Gary wanted to tell the cop to fuck off, to get the hell away from his house, but he held his tongue. There were people pulling up now, fresh from the funeral. Gary did not want to cause a scene or make the cop think he had something to hide.

“Let’s step over here,” said Ying. “It will give us more privacy.”

It was thoughtful for the cop to suggest, but for some reason it just made Gary resent Ying all the more. Even so, he obliged. He followed the cop around the corner, and they stood in the driveway that serviced the apartments behind his house.

“Before your father died, how were things at the warehouse?”

“What do you mean?”

“Businesswise?”

“Not so good, not so bad.”

“No money problems?”

“What are you getting at?”

“Any financial problems? Your dad owe anyone money?”

“No.”

“How about the other way around?”

“You know, I can’t help but resent this.”

“I understand. But I’m sure you want to catch your father’s murderer. I’m sure you want to help.”

“Like I said, he didn’t owe anyone any money. And no one owed him.”

“What did your father keep in the room where he was killed?”

“Some old files, but family stuff mostly. Pictures. Mementos. Nothing anybody would want.”

“It was ransacked. Somebody tore it apart.”

“I know,” said Gary. “But I don’t know what they could have been looking for.”

“You were at the warehouse the afternoon he was killed.”

“I was working, yes.”

“All day?”

“I went out for lunch.”

“What time did you get back?”

Gary could see where the cop was going, and he didn’t like it.

“About one thirty.”

“Did anyone see you come back?”

“I don’t know.”

“You don’t know?”

“I didn’t make a fuss, if that’s what you mean. I had some account files to work on.”

“At the hospital, you told Detective Roma you didn’t get home till seven. You were here the whole time?”

Gary swallowed uncomfortably. He didn’t like this. “Yes,” he said. “That’s right.”

Ying paused. Gary feared he was going to make him go through it all again, but all the sudden the cop left off this line of pursuit.

“Your father wasn’t feuding with anyone?”

“No.”

“No arguments? No reason for anyone you know to do something like this?”

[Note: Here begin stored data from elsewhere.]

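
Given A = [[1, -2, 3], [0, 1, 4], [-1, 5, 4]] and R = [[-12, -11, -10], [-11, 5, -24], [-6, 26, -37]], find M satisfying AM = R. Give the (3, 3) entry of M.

Since A multiplies M on the left, M = A⁻¹R.
det A = -5, so A⁻¹ = [[16/5, -23/5, 11/5], [4/5, -7/5, 4/5], [-1/5, 3/5, -1/5]].
M = A⁻¹R = [[16/5, -23/5, 11/5], [4/5, -7/5, 4/5], [-1/5, 3/5, -1/5]] · [[-12, -11, -10], [-11, 5, -24], [-6, 26, -37]] = [[-1, -1, -3], [1, 5, -4], [-3, 0, -5]].

-5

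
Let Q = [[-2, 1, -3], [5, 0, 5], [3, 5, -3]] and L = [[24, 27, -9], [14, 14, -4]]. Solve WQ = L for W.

Since Q sits to the right of W, W = LQ⁻¹.
det Q = 5, so Q⁻¹ = [[-5, -12/5, 1], [6, 3, -1], [5, 13/5, -1]].
W = LQ⁻¹ = [[24, 27, -9], [14, 14, -4]] · [[-5, -12/5, 1], [6, 3, -1], [5, 13/5, -1]] = [[-3, 0, 6], [-6, -2, 4]].

W = [[-3, 0, 6], [-6, -2, 4]]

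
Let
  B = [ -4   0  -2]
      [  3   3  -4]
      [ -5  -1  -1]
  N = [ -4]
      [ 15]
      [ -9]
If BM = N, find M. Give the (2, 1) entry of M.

4

Left-multiplying both sides by B⁻¹ gives M = B⁻¹N.
det B = 4, so B⁻¹ = [[-7/4, 1/2, 3/2], [23/4, -3/2, -11/2], [3, -1, -3]].
M = B⁻¹N = [[-7/4, 1/2, 3/2], [23/4, -3/2, -11/2], [3, -1, -3]] · [[-4], [15], [-9]] = [[1], [4], [0]].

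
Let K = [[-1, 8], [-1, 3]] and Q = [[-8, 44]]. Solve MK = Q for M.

K is on the right of M, so right-multiply by K⁻¹: M = QK⁻¹.
K has determinant 5; K⁻¹ = [[3/5, -8/5], [1/5, -1/5]].
M = QK⁻¹ = [[-8, 44]] · [[3/5, -8/5], [1/5, -1/5]] = [[4, 4]].

M = [[4, 4]]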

Gary shook his head. His insides were shaking, too, but he did his best to hold himself together.

“Is there anything else you want to tell me?”

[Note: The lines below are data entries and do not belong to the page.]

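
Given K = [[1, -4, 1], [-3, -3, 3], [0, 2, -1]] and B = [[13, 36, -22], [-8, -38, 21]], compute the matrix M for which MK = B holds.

M = [[-5, -6, -1], [4, 4, -5]]

K is on the right of M, so right-multiply by K⁻¹: M = BK⁻¹.
det K = 3, so K⁻¹ = [[-1, -2/3, -3], [-1, -1/3, -2], [-2, -2/3, -5]].
M = BK⁻¹ = [[13, 36, -22], [-8, -38, 21]] · [[-1, -2/3, -3], [-1, -1/3, -2], [-2, -2/3, -5]] = [[-5, -6, -1], [4, 4, -5]].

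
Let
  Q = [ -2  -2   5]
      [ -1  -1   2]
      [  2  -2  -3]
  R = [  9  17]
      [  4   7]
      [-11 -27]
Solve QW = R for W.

Left-multiplying both sides by Q⁻¹ gives W = Q⁻¹R.
det Q = 4; the adjugate gives Q⁻¹ = [[7/4, -4, 1/4], [1/4, -1, -1/4], [1, -2, 0]].
W = Q⁻¹R = [[7/4, -4, 1/4], [1/4, -1, -1/4], [1, -2, 0]] · [[9, 17], [4, 7], [-11, -27]] = [[-3, -5], [1, 4], [1, 3]].

W = [[-3, -5], [1, 4], [1, 3]]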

The cop looked him in the eye. Gary looked back.

“No.”

“All right,” said Ying. Then he shook Gary’s hand and told him to give him a call if he thought of anything.

“I will.”

The sudden change made Gary more nervous, and he knew in his gut this wasn’t going to hold. But he didn’t know what else he could do. He walked back up to the house. Inside, he saw his secretary, Anna Jones. Anna knew more than he would like. She had worked with the business for a half dozen years, an ample woman who always dressed in black and wore loose clothes to hide her weight. Anna was by a nature a friendly person and had done him a favor or two in the past, but she was not the kind who would lie to the police. He greeted her, and she gave him a big-breasted hug but her eyes flitted from his and she didn’t stay long. She gave her condolences to his mother, then she left. He felt the fear in his throat. He’d made a mistake. The cops would talk to her eventually, they would be all over the warehouse, and his story wouldn’t hold.

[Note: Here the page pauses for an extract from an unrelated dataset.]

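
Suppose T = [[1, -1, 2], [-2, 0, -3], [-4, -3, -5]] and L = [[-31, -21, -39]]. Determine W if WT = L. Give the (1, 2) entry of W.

Right-multiplying both sides by T⁻¹ gives W = LT⁻¹.
T has determinant 1; T⁻¹ = [[-9, -11, 3], [2, 3, -1], [6, 7, -2]].
W = LT⁻¹ = [[-31, -21, -39]] · [[-9, -11, 3], [2, 3, -1], [6, 7, -2]] = [[3, 5, 6]].

5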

Gary Mancuso was an only son, adopted out of an orphanage in Rome by Salvatore and Regina. Gary knew the story: how his parents had made the trip to Italy because they’d wanted an Italian child. It was a story he’d heard over and over. How they’d bundled him up and taken him on the plane, across that gray ocean, then showed him off the next Sunday to the shopkeepers along Columbus Avenue. Himself, he remembered nothing of Italy. He had spent his whole life in North Beach, played in the streets, gone to the church, hung close by his father and mother. When he was a young man and just about everyone his age had left The Beach—down the peninsula, across the bay, any place to get away from the windy streets and cramped apartments—Gary had stayed. He had gone into the family business. Despite all this he was still an outsider, the adopted kid whose claim to the neighborhood was secondhand. He had one of the nicest spots in The Beach now, on top of Telegraph, with a view all around and Italian furniture, everything you could want. But people still talked. He hadn’t worked for it, they said. He was pampered. And who knew what else.